Clinical laboratory LIMS – An Essential Part of Hospital Diagnostics
A clinical laboratory LIMS has become the first line of defence against data chaos in today’s extremely complicated scenario. Hundreds of outpatients and inpatients and an equal number of samples for testing and reporting. Add to that specific requests by physicians on urgency of certain samples and the diagnostic lab can be severely crippled in the absence of a robust, yet agile, information system.
Speed, precision and correct reporting is of the utmost importance to a diagnostic lab handling hundreds of sensitive samples every day. It is on the results of these tests that the medical future of the patient depends and the physician cannot do much till accurate results arrive at the earliest.
A clinical laboratory software needs to be devised considering these important points. Ease of managing any number of samples and passing them through a complex chain of processes till the results are generated and then getting the results to the appropriate end user.
A diagnostic labs software should be able to provide user definable test masters and test panel. It should also have user definable reference ranges. It should also offer a limitless number and types of reference ranges based on age and sex. The software should be extremely flexible when it comes to customization.
Many labs these days have multiple collection centers. These centers than ship the sample to a single, central facility where the sample is tested and results are generated.
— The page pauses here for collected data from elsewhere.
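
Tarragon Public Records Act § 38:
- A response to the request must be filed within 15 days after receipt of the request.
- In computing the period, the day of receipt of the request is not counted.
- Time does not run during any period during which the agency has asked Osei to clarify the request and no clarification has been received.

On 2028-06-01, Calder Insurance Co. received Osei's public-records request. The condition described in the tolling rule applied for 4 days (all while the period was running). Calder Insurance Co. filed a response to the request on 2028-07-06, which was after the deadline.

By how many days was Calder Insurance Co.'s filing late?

16 days

15 days after 2028-06-01 is June 16, 2028.
Tolling adds 4 days: June 16, 2028 + 4 days = June 20, 2028.
The deadline is June 20, 2028; from June 20, 2028 to July 6, 2028 is 16 days.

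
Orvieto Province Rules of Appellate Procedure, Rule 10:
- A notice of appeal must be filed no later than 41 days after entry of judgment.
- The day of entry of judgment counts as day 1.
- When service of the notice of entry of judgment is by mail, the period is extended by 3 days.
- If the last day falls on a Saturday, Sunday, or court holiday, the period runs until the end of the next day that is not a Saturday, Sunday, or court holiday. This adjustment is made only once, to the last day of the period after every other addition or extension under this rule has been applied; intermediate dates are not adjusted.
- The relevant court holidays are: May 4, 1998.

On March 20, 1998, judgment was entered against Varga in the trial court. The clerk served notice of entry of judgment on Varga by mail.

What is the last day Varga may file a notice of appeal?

May 5, 1998

Counting March 20, 1998 as day 1, day 41 is April 29, 1998.
Service was by mail, adding 3 days: April 29, 1998 + 3 days = May 2, 1998.
May 2, 1998 is Saturday; May 3, 1998 is Sunday; May 4, 1998 is a listed holiday. The next qualifying day is May 5, 1998.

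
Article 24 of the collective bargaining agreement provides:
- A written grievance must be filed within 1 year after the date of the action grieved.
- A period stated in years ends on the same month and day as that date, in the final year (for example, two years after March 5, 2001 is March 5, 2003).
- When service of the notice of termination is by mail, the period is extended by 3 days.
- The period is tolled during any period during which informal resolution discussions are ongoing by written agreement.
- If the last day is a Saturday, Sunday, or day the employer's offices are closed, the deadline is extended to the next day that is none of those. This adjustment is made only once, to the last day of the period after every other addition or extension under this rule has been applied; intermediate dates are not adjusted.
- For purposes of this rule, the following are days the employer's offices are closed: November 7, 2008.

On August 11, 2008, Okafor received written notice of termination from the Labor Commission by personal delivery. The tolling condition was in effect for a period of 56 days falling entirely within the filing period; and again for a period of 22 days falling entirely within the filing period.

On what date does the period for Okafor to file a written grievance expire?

1 year after August 11, 2008 is August 11, 2009.
Service was not by mail, so no mail extension applies.
Tolling adds 56 days: August 11, 2009 + 56 days = October 6, 2009.
Tolling adds 22 days: October 6, 2009 + 22 days = October 28, 2009.
October 28, 2009 is a Wednesday and not a day the employer's offices are closed, so no extension applies.

October 28, 2009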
The diagnostic labs software should also take multiple location sampling into consideration and provide accurate and time bound results to each center.
Today, most labs rely heavily on a clinical laboratory management software without which handling of such a large number of samples would be a veritable nightmare. Manual entry on ledgers and record books is a thing of the past and use of reliable software has been no less than a boon for all – lab workers, physicians and patients.
The clinical laboratory LIMS should also be an effective interface between multiple clinical instruments. The more connected the system, lesser the time spent on testing and reporting leading to a high degree of efficiency.